![JohnSnowLabs](https://nlp.johnsnowlabs.com/assets/images/logo.png)

# Use pretrained `explain_document` Pipeline

### Stages

 * DocumentAssembler
 * SentenceDetector
 * Tokenizer
 * Lemmatizer
 * Stemmer
 * Part of Speech
 * SpellChecker (Norvig)


In [None]:
import sparknlp

### Let's create a Spark Session for our app

In [None]:
spark = sparknlp.start()

#### This is our testing document, we'll use it to exemplify all different pipeline stages.

In [None]:
testDoc = [
"French author who helped pioner the science-fiction genre. \
Verne wrate about space, air, and underwater travel before \
navigable aircrast and practical submarines were invented, \
and before any means of space travel had been devised. "
]

In [None]:
pipeline = PretrainedPipeline('explain_document_ml')

#### We are not interested in handling big datasets, let's switch to LightPipelines for speed.

In [None]:
result = pipeline.annotate(testDoc)

#### Let's analyze these results - first let's see what sentences we detected

In [None]:
[content['sentence'] for content in result]

#### Now let's see how those sentences were tokenized

In [None]:
[content['token'] for content in result]


#### Notice some spelling errors? the pipeline takes care of that as well

In [None]:
[content['spell'] for content in result]

#### Now let's see the lemmas

In [None]:
[content['lemmas'] for content in result]

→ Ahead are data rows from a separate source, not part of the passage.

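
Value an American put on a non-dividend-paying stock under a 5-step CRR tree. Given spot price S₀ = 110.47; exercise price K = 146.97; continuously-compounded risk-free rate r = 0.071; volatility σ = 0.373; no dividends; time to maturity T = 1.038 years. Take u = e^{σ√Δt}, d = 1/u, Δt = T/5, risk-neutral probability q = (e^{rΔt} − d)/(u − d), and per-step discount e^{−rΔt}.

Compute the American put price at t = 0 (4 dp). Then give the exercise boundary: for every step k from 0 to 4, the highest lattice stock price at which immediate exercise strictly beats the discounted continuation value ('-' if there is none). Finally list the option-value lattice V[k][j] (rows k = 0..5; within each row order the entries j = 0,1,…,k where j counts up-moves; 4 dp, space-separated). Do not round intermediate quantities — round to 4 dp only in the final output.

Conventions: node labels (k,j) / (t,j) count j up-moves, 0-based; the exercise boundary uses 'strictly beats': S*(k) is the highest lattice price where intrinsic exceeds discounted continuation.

Δt=0.20760, u=1.18525, d=0.84371, q=0.50109, disc=e^(-rΔt)=0.98537
k=5 terminal: V=max(K-S,0) → 99.7418 80.6234 53.7657 16.0359 0.0000 0.0000
k=4: j=0 S=55.9771 intr=90.9929 cont=88.8426 V=90.9929[EX]; j=1 S=78.6370 intr=68.3330 cont=66.1826 V=68.3330[EX]; j=2 S=110.4700 intr=36.5000 cont=34.3496 V=36.5000[EX]; j=3 S=155.1892 intr=0.0000 cont=7.8834 V=7.8834[hold]; j=4 S=218.0111 intr=0.0000 cont=0.0000 V=0.0000[hold]  S*(4)=110.4700
k=3: j=0 S=66.3466 intr=80.6234 cont=78.4730 V=80.6234[EX]; j=1 S=93.2043 intr=53.7657 cont=51.6153 V=53.7657[EX]; j=2 S=130.9341 intr=16.0359 cont=21.8362 V=21.8362[hold]; j=3 S=183.9374 intr=0.0000 cont=3.8755 V=3.8755[hold]  S*(3)=93.2043
k=2: j=0 S=78.6370 intr=68.3330 cont=66.1826 V=68.3330[EX]; j=1 S=110.4700 intr=36.5000 cont=37.2136 V=37.2136[hold]; j=2 S=155.1892 intr=0.0000 cont=12.6485 V=12.6485[hold]  S*(2)=78.6370
k=1: j=0 S=93.2043 intr=53.7657 cont=51.9677 V=53.7657[EX]; j=1 S=130.9341 intr=16.0359 cont=24.5399 V=24.5399[hold]  S*(1)=93.2043
k=0: j=0 S=110.4700 intr=36.5000 cont=38.5485 V=38.5485[hold]  S*(0)=-

price = 38.5485
boundary = - 93.2043 78.6370 93.2043 110.4700
tree:
38.5485
53.7657 24.5399
68.3330 37.2136 12.6485
80.6234 53.7657 21.8362 3.8755
90.9929 68.3330 36.5000 7.8834 0.0000
99.7418 80.6234 53.7657 16.0359 0.0000 0.0000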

#### Let's check the stems, any difference with the lemmas shown bebore?

In [None]:
[content['stems'] for content in result]

#### Now it's the turn on Part Of Speech(POS)

In [None]:
pos = [content['pos'] for content in result]
token = [content['token'] for content in result]
# let's put token and tag together
list(zip(token[0], pos[0]))